The annual elections for 2008-2009 executive board of the Student Government Association were held last week resulting in Jessica “Jai” Northcraft winning the president position over Laura Ness by 395-272 and the rest of Northcraft’s running mates winning as well. Brad Horstmann won the vice presidential position in an unopposed race with 563 votes, Hannah Lamontagne was elected treasurer over Anthony DiJacomo by 355-304, Bob Becker won the secretary position over Jon Kuklis 355-299 and Colby Langweiler won the parliamentarian position in an unopposed race with 463 votes.
Because of the two unopposed positions of vice president and parliamentarian, the executive board was bound to be a mix of the two tickets but ultimately resulted in only Langweiler, from the Ness ticket, being elected as parliamentarian and joining the members of the Northcraft ticket next year on the executive board.
On Tuesday, April 8 both tickets could be seen around campus handing out flyers to raise awareness of the elections and promote their platforms and names. The members of the Ness ticket had a comprehensive pamphlet as well, highlighting their goals if elected, such as a reworking of the budgeting process for student organizations, the personal project of DiJacomo. His plan create a new formula for budgeting based on an array of criteria was the subject of some questioning and controversy at the debate SGA held on Monday, April 7.
“I see friends out there that are part of the finance committee but I have to say this,” DiJacomo said at the debate, going on to say that SGA’s finance bylaws needed drastic change. The budgeting, based simply on the previous year’s budget for each organization, would have been discarded in DiJacomo’s plan and a new formula would be created.
“The criteria would have to stand on so many factors it’s not even funny,” DiJacomo said of his plan. The complexity of creating a new formula for deciding each organization’s budget could have made voters wary of uncharted territory in SGA bylaws. DiJacomo accepted that his ideas might not result in a completely new formula, understanding the uncertainty of the “feasibility of a very, very large change.”
Kuklis, who ran for the secretary position as part of Ness’ ticket, also had plans to begin a late-night shuttle service for students that would run from South Campus to Market Street to provide transportation and safety for students traveling to their off-campus residences or bars and restaurants located in the downtown West Chester area.
The shuttle service would require a private company to provide the bus, therefore requiring a certain amount of money to keep the shuttle running. Kuklis began this project several years ago and might continue to work on the shuttle service idea as an SGA senator.
The primary platforms of Northcraft’s victorious ticket were to “[p]rovide student representation in the University’s presidential search, provide updates to the student body in regards to campus construction and include students in negotiations of important campus contracts,” such as food service and laundry, among others.
Northcraft emphasized student interaction and communication with SGA at the debate held before the elections began. By definition, as Northcraft said, “Everyone is a member of student government,” urging that all students should become more involved in the workings of SGA and provide feedback to their elected student leaders. “I would like student’s voices heard,” Northcraft said.

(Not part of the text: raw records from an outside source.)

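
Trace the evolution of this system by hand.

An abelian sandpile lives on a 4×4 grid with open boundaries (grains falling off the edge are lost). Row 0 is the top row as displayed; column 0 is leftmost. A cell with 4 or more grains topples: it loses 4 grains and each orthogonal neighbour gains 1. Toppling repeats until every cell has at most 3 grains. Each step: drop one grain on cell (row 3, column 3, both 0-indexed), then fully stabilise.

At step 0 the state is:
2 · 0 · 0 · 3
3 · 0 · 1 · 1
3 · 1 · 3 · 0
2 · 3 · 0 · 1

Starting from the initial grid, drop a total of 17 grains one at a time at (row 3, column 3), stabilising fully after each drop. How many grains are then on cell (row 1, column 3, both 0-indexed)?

step 0: 2 · 0 · 0 · 3
3 · 0 · 1 · 1
3 · 1 · 3 · 0
2 · 3 · 0 · 1
step 1: 2 · 0 · 0 · 3
3 · 0 · 1 · 1
3 · 1 · 3 · 0
2 · 3 · 0 · 2
step 2: 2 · 0 · 0 · 3
3 · 0 · 1 · 1
3 · 1 · 3 · 0
2 · 3 · 0 · 3
step 3: 2 · 0 · 0 · 3
3 · 0 · 1 · 1
3 · 1 · 3 · 1
2 · 3 · 1 · 0
step 4: 2 · 0 · 0 · 3
3 · 0 · 1 · 1
3 · 1 · 3 · 1
2 · 3 · 1 · 1
step 5: 2 · 0 · 0 · 3
3 · 0 · 1 · 1
3 · 1 · 3 · 1
2 · 3 · 1 · 2
step 6: 2 · 0 · 0 · 3
3 · 0 · 1 · 1
3 · 1 · 3 · 1
2 · 3 · 1 · 3
step 7: 2 · 0 · 0 · 3
3 · 0 · 1 · 1
3 · 1 · 3 · 2
2 · 3 · 2 · 0
step 8: 2 · 0 · 0 · 3
3 · 0 · 1 · 1
3 · 1 · 3 · 2
2 · 3 · 2 · 1
step 9: 2 · 0 · 0 · 3
3 · 0 · 1 · 1
3 · 1 · 3 · 2
2 · 3 · 2 · 2
step 10: 2 · 0 · 0 · 3
3 · 0 · 1 · 1
3 · 1 · 3 · 2
2 · 3 · 2 · 3
step 11: 2 · 0 · 0 · 3
3 · 0 · 1 · 1
3 · 1 · 3 · 3
2 · 3 · 3 · 0
step 12: 2 · 0 · 0 · 3
3 · 0 · 1 · 1
3 · 1 · 3 · 3
2 · 3 · 3 · 1
step 13: 2 · 0 · 0 · 3
3 · 0 · 1 · 1
3 · 1 · 3 · 3
2 · 3 · 3 · 2
step 14: 2 · 0 · 0 · 3
3 · 0 · 1 · 1
3 · 1 · 3 · 3
2 · 3 · 3 · 3
step 15: 2 · 0 · 0 · 3
3 · 0 · 2 · 2
3 · 3 · 1 · 1
3 · 0 · 2 · 2
step 16: 2 · 0 · 0 · 3
3 · 0 · 2 · 2
3 · 3 · 1 · 1
3 · 0 · 2 · 3
step 17: 2 · 0 · 0 · 3
3 · 0 · 2 · 2
3 · 3 · 1 · 2
3 · 0 · 3 · 0

2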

While not as drastic as Dijacomo’s budgeting plan, Lamontagne also said that she would work to update SGA’s budgeting SOPs, or standard operating procedures, so that budgeting could be improved or made more streamlined for student organizations. The SGA finance committee works with student organizations to decide budgets each January, allowing Lamontagne the first semester to fulfill her plan of updating the SOPs.
Northcraft, who has led the finance committee this year said she will mirror her role as president.
“As far as my leadership style, I like to sit back and let the committee decide what’s best,” Northcraft said of being part of the finance committee and continuing that style as part of the executive board. The presidential position of the executive board does not include any vetoing power over other members of SGA, making the president work with student senators.
The representation of the student body that voted for next year’s executive board seemed to favor what might be considered the “safer” ticket out of the two, opting for less overall change in budgeting and the institution of new projects such as the late-night shuttle system.
This is an interesting juxtaposition to the hordes of young voters that are supporting Barack Obama in the nation’s presidential race whose entire platform is based on drastic change of national policies and procedures.